For the last eight years a critical vulnerability has lurked within the code of the Joomla CMS which could have allowed malicious hackers to steal every user’s login credentials – including those belonging to administrators.
A CMS is the content management system – a piece of software which manages all of the content on your website, ensuring that visitors get to see the webpage and images that they’re expecting to see. As such, for many companies, a CMS is an essential part of how they deliver content to customers.
For that reason, it’s really important that you keep your website’s CMS patched against the latest discovered vulnerabilities.

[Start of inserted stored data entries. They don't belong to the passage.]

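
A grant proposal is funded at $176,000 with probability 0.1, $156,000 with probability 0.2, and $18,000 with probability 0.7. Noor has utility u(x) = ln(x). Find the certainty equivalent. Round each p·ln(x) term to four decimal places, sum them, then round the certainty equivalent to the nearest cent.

$34,821.84

E[u] = 0.1·ln(176000) + 0.2·ln(156000) + 0.7·ln(18000) = 1.2078 + 2.3915 + 6.8587 = 10.4580
CE = e^10.4580 ≈ 34821.84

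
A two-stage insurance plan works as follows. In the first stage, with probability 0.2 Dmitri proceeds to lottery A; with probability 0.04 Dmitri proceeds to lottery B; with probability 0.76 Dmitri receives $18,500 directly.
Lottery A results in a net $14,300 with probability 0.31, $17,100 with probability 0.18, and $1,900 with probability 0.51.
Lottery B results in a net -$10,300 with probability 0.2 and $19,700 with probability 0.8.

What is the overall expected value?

$16,304

EV(A) = 0.31 × 14300 + 0.18 × 17100 + 0.51 × 1900 = 4433 + 3078 + 969 = 8480
EV(B) = 0.2 × (-10300) + 0.8 × 19700 = -2060 + 15760 = 13700
Branch C: 18500 (certain)
Overall = 0.2 × 8480 + 0.04 × 13700 + 0.76 × 18500 = 1696 + 548 + 14060 = 16304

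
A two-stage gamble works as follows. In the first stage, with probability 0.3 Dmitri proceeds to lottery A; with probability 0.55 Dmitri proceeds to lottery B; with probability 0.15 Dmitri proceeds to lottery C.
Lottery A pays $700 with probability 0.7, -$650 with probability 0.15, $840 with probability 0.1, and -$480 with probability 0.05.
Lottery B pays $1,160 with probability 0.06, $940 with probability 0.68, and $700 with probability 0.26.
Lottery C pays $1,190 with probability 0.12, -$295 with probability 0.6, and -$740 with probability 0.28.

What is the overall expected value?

EV(A) = 0.7 × 700 + 0.15 × (-650) + 0.1 × 840 + 0.05 × (-480) = 490 − 97.5 + 84 − 24 = 452.5
EV(B) = 0.06 × 1160 + 0.68 × 940 + 0.26 × 700 = 69.6 + 639.2 + 182 = 890.8
EV(C) = 0.12 × 1190 + 0.6 × (-295) + 0.28 × (-740) = 142.8 − 177 − 207.2 = -241.4
Overall = 0.3 × 452.5 + 0.55 × 890.8 + 0.15 × (-241.4) = 135.75 + 489.94 − 36.21 = 589.48

$589.48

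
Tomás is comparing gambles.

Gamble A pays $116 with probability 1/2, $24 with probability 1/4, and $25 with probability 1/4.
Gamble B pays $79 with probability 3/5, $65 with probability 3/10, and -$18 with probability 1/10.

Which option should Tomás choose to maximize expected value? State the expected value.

Gamble A = 1/2 × 116 + 1/4 × 24 + 1/4 × 25 = 58 + 6 + 6.25 = 70.25
Gamble B = 3/5 × 79 + 3/10 × 65 + 1/10 × (-18) = 47.4 + 19.5 − 1.8 = 65.1

Gamble A ($70.25)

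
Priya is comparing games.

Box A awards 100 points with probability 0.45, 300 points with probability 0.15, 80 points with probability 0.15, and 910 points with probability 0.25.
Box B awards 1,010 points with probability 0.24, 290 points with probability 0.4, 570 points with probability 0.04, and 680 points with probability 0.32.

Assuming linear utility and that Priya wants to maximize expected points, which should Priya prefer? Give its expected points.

Box A = 0.45 × 100 + 0.15 × 300 + 0.15 × 80 + 0.25 × 910 = 45 + 45 + 12 + 227.5 = 329.5
Box B = 0.24 × 1010 + 0.4 × 290 + 0.04 × 570 + 0.32 × 680 = 242.4 + 116 + 22.8 + 217.6 = 598.8

Box B (598.8 points)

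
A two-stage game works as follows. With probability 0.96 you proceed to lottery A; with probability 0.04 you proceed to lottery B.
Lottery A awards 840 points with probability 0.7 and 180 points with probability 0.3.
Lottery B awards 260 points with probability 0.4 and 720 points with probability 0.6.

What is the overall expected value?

EV(A) = 0.7 × 840 + 0.3 × 180 = 588 + 54 = 642
EV(B) = 0.4 × 260 + 0.6 × 720 = 104 + 432 = 536
Overall = 0.96 × 642 + 0.04 × 536 = 616.32 + 21.44 = 637.76

637.76 points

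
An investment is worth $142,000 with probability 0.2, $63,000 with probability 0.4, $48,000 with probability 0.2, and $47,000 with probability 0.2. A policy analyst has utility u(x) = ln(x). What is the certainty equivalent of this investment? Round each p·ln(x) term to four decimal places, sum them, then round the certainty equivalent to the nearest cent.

E[u] = 0.2·ln(142000) + 0.4·ln(63000) + 0.2·ln(48000) + 0.2·ln(47000) = 2.3727 + 4.4204 + 2.1558 + 2.1516 = 11.1005
CE = e^11.1005 ≈ 66204.25

$66,204.25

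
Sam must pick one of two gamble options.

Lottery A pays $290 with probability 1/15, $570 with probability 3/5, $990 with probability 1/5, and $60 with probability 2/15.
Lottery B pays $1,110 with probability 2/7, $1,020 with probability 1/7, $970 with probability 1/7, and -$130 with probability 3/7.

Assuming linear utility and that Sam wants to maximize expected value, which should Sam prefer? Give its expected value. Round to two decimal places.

Lottery A ($567.33)

Lottery A = 1/15 × 290 + 3/5 × 570 + 1/5 × 990 + 2/15 × 60 = 19.3333 + 342 + 198 + 8 = 567.3333
Lottery B = 2/7 × 1110 + 1/7 × 1020 + 1/7 × 970 + 3/7 × (-130) = 317.1429 + 145.7143 + 138.5714 − 55.7143 = 545.7143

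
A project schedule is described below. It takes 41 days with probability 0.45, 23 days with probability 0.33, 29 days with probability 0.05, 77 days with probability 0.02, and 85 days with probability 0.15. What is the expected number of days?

41.78 days

EV = 0.45 × 41 + 0.33 × 23 + 0.05 × 29 + 0.02 × 77 + 0.15 × 85 = 18.45 + 7.59 + 1.45 + 1.54 + 12.75 = 41.78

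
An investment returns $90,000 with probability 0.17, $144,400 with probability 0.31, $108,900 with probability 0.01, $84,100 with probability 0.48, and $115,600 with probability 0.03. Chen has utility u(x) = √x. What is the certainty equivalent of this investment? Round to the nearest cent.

$103,362.25

E[u] = 0.17·√90000 + 0.31·√144400 + 0.01·√108900 + 0.48·√84100 + 0.03·√115600 = 0.17·300 + 0.31·380 + 0.01·330 + 0.48·290 + 0.03·340 = 321.5
CE = (321.5)² = 103362.25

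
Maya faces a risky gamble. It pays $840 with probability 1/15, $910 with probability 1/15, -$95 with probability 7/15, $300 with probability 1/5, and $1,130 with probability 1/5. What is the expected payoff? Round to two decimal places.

EV = 1/15 × 840 + 1/15 × 910 + 7/15 × (-95) + 1/5 × 300 + 1/5 × 1130 = 56 + 60.6667 − 44.3333 + 60 + 226 = 358.3333

$358.33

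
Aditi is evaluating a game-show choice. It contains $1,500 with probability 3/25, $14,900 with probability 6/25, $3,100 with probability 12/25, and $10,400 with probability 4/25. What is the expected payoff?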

A previously unknown injection vulnerability exists in Joomla’s LDAP (Lightweight Directory Access Protocol) authentication code. Because affected versions of the software does not properly sanitise user input, the vulnerability can be exploited through a website’s CMS login page, as the researchers explain:
The lack of input sanitization of the username credential used in the LDAP query allows an adversary to modify the result set of the LDAP search. By using wildcard characters and by observing different authentication error messages, the attacker can literally search for login credentials progressively by sending a row of payloads that guess the credentials character by character.
A successful attack can lead to hackers stealing administrator login credentials, and gaining complete control over a website.
Joomla is one of the world’s most popular content management systems, and is used by millions of websites. As a result, any vulnerability that could lead to administrator passwords being leaked should be considered extremely alarming. What makes the discovery even more shocking, however, is that it has been possible for hackers to exploit the flaw since Joomla version 1.5, released eight years ago.
Joomla is open source software, and is regularly reviewed for vulnerabilities for security holes – and yet no-one found this critical flaw until now. The idea of open source software, being available for anyone to review and check for vulnerabilities, is a great one. But just because anyone can hunt for security holes in 500,000 lines of code doesn’t mean that every bug will be found – or that critical vulnerabilities that could lead to your entire website being compromised will be uncovered in a timely fashion.
Thankfully, in this case, Joomla confirmed and then fixed the vulnerability in a timely fashion after researchers told them about it. You can do your bit to reduce the risk of your site being compromised by updating to the latest version of your CMS, and ensuring that you keep a close eye in the future on emerging security issues.
It’s just a shame that it took eight years for this Joomla security hole to be discovered, and that we’ll never know if malicious hackers exploited it in the meantime.